Puzzling Things Out

Recently, I traveled to the beach to spend time with my brother and his family. Their beach house has a puzzle table on which there’s always an in-progress puzzle. One by one, we’ll pass by the table, pause, and search for a piece to settle into the larger frame. Or, on rainy days or after an apré-beach shower, one might sit and devote some time to filling in a section.

The puzzle on the table this summer is called the 1980s. What a fun—not to mention—challenging puzzle. A total walk down memory lane. So many television shows or newsworthy events I’d forgotten were crammed into the image. The Terminator. Imelda Marcos. The Challenger explosion. Ronald Reagan (and his pal Mikhail Gorbachev). Family Ties. All the Ts: Mr. T, E.T., and MTV. Pee Wee’s Playhouse. The 80s were the best of times. And, the worst of times.

I loved picking a section, determined to complete it. My method was to stare at the box lid, memorize the image, and then scan the unused pieces to find matches. Sometimes, I’d locate one piece after another in rapid succession. In others, I’d seek in vain.

Our brains need to solve puzzles

Here’s what I figured out: the brain works in surprising ways to complete the picture. It’s not unlike our minds need to finish a story or fill-in-the-blanks to create something whole that makes sense to us.

The problem is that we usually get things wrong when we fill in the blanks. Brené Brown calls this confabulation. She goes so far as to say that the most dangerous stories we tell ourselves are about our lovability and worthiness.

Man, I can totally relate. Growing up, I had some weird shit happen in my life that resulted in me believing that I actually deserved less. (From where I stand now, this seems so crazy!) It took years of work, self-analysis, and self-love to peel back the layers, one at a time, and get to the root of all those stories I told myself or accepted from others.
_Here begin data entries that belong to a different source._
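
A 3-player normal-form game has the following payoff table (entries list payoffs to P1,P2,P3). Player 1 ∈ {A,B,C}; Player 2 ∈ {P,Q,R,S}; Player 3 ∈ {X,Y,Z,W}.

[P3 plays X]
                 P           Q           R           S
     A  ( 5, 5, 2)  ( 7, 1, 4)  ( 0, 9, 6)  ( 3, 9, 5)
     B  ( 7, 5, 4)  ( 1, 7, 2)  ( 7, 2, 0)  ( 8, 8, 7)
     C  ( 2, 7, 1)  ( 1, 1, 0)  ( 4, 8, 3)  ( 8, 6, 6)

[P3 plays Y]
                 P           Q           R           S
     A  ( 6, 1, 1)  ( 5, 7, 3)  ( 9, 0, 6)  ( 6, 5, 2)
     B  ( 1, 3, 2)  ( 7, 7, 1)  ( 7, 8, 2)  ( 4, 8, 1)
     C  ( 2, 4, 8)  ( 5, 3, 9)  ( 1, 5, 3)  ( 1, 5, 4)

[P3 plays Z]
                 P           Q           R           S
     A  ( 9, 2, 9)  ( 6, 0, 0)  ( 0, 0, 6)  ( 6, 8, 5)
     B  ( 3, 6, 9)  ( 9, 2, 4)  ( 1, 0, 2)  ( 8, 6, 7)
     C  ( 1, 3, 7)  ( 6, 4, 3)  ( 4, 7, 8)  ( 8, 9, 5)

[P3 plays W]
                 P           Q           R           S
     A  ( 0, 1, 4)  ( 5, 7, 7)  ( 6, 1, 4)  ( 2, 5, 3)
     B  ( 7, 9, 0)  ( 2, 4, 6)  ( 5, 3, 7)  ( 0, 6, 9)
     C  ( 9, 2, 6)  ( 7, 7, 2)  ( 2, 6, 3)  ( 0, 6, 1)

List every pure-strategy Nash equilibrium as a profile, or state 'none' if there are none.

(A,P,X): not NE [P1→B gives 7>5; P2→S gives 9>5; P3→Z gives 9>2]
(A,P,Y): not NE [P2→Q gives 7>1; P3→Z gives 9>1]
(A,P,Z): not NE [P2→S gives 8>2]
(A,P,W): not NE [P1→C gives 9>0; P2→Q gives 7>1; P3→Z gives 9>4]
(A,Q,X): not NE [P2→S gives 9>1; P3→W gives 7>4]
(A,Q,Y): not NE [P1→B gives 7>5; P3→W gives 7>3]
(A,Q,Z): not NE [P1→B gives 9>6; P2→S gives 8>0; P3→W gives 7>0]
(A,Q,W): not NE [P1→C gives 7>5]
(A,R,X): not NE [P1→B gives 7>0]
(A,R,Y): not NE [P2→Q gives 7>0]
(A,R,Z): not NE [P1→C gives 4>0; P2→S gives 8>0]
(A,R,W): not NE [P2→Q gives 7>1; P3→Z gives 6>4]
(A,S,X): not NE [P1→C gives 8>3]
(A,S,Y): not NE [P2→Q gives 7>5; P3→Z gives 5>2]
(A,S,Z): not NE [P1→C gives 8>6]
(A,S,W): not NE [P2→Q gives 7>5; P3→Z gives 5>3]
(B,P,X): not NE [P2→S gives 8>5; P3→Z gives 9>4]
(B,P,Y): not NE [P1→A gives 6>1; P2→S gives 8>3; P3→Z gives 9>2]
(B,P,Z): not NE [P1→A gives 9>3]
(B,P,W): not NE [P1→C gives 9>7; P3→Z gives 9>0]
(B,Q,X): not NE [P1→A gives 7>1; P2→S gives 8>7; P3→W gives 6>2]
(B,Q,Y): not NE [P2→S gives 8>7; P3→W gives 6>1]
(B,Q,Z): not NE [P2→S gives 6>2; P3→W gives 6>4]
(B,Q,W): not NE [P1→C gives 7>2; P2→P gives 9>4]
(B,R,X): not NE [P2→S gives 8>2; P3→W gives 7>0]
(B,R,Y): not NE [P1→A gives 9>7; P3→W gives 7>2]
(B,R,Z): not NE [P1→C gives 4>1; P2→S gives 6>0; P3→W gives 7>2]
(B,R,W): not NE [P1→A gives 6>5; P2→P gives 9>3]
(B,S,X): not NE [P3→W gives 9>7]
(B,S,Y): not NE [P1→A gives 6>4; P3→W gives 9>1]
(B,S,Z): not NE [P3→W gives 9>7]
(B,S,W): not NE [P1→A gives 2>0; P2→P gives 9>6]
(C,P,X): not NE [P1→B gives 7>2; P2→R gives 8>7; P3→Y gives 8>1]
(C,P,Y): not NE [P1→A gives 6>2; P2→S gives 5>4]
(C,P,Z): not NE [P1→A gives 9>1; P2→S gives 9>3; P3→Y gives 8>7]
(C,P,W): not NE [P2→Q gives 7>2; P3→Y gives 8>6]
(C,Q,X): not NE [P1→A gives 7>1; P2→R gives 8>1; P3→Y gives 9>0]
(C,Q,Y): not NE [P1→B gives 7>5; P2→S gives 5>3]
(C,Q,Z): not NE [P1→B gives 9>6; P2→S gives 9>4; P3→Y gives 9>3]
(C,Q,W): not NE [P3→Y gives 9>2]
(C,R,X): not NE [P1→B gives 7>4; P3→Z gives 8>3]
(C,R,Y): not NE [P1→A gives 9>1; P3→Z gives 8>3]
(C,R,Z): not NE [P2→S gives 9>7]
(C,R,W): not NE [P1→A gives 6>2; P2→Q gives 7>6; P3→Z gives 8>3]
(C,S,X): not NE [P2→R gives 8>6]
(C,S,Y): not NE [P1→A gives 6>1; P3→X gives 6>4]
(C,S,Z): not NE [P3→X gives 6>5]
(C,S,W): not NE [P1→A gives 2>0; P2→Q gives 7>6; P3→X gives 6>1]

PSNE: ∅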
The journey of a thousand miles begins with one step. ~ Lao Tzu

How writing for myself cleared space

Writing my in-progress memoir has helped me puzzle stories further. I’ve taken the opportunity to shine the light into the darkest recesses of my mind, to the most shameful corners, and lovingly excavate them. To love me through this process has been transformative. It’s allowed me to shed physical and emotional weight that has weighed me down. I’m able to stand in my truth, from a healed place.

In the process, I’ve learned that I can support others on their healing journeys—and that feels like I’m creating a massive ripple effect of positivity and love. What a gift!

If you’re like me, you know you were born to make a difference in the world. You’ve done the work to heal old wounds and yet something (maybe more than one thing) keeps you from achieving all you know you can. Some of your beliefs—and stories—no longer serve you. Begin today to write a new ending to your story!


  1. Leila

    Thank you for sharing Debby. I totally relate to this.
    I choose to write a new ending to my story.

  2. Debra Oakland

    Awesome article Debby. I love the say you are ‘puzzling’ life out. As you say we are born to make a difference in the world. Each of us has a purpose, just like each piece in the puzzle. I need to find a fun challenging puzzle to engage my brain in – maybe one about the 60’s…that should be wild!

  3. Andrea

    Your title really captured me. My grandfather was one of the smartest people I knew. One of his talents was fixing or building things. His process was slow and deliberate, punctuated by lots of coffee breaks. When we asked him how a particular project was progressing he’d reply, “I’ll puzzle it out.” And he always did. Thanks for a sweet memory.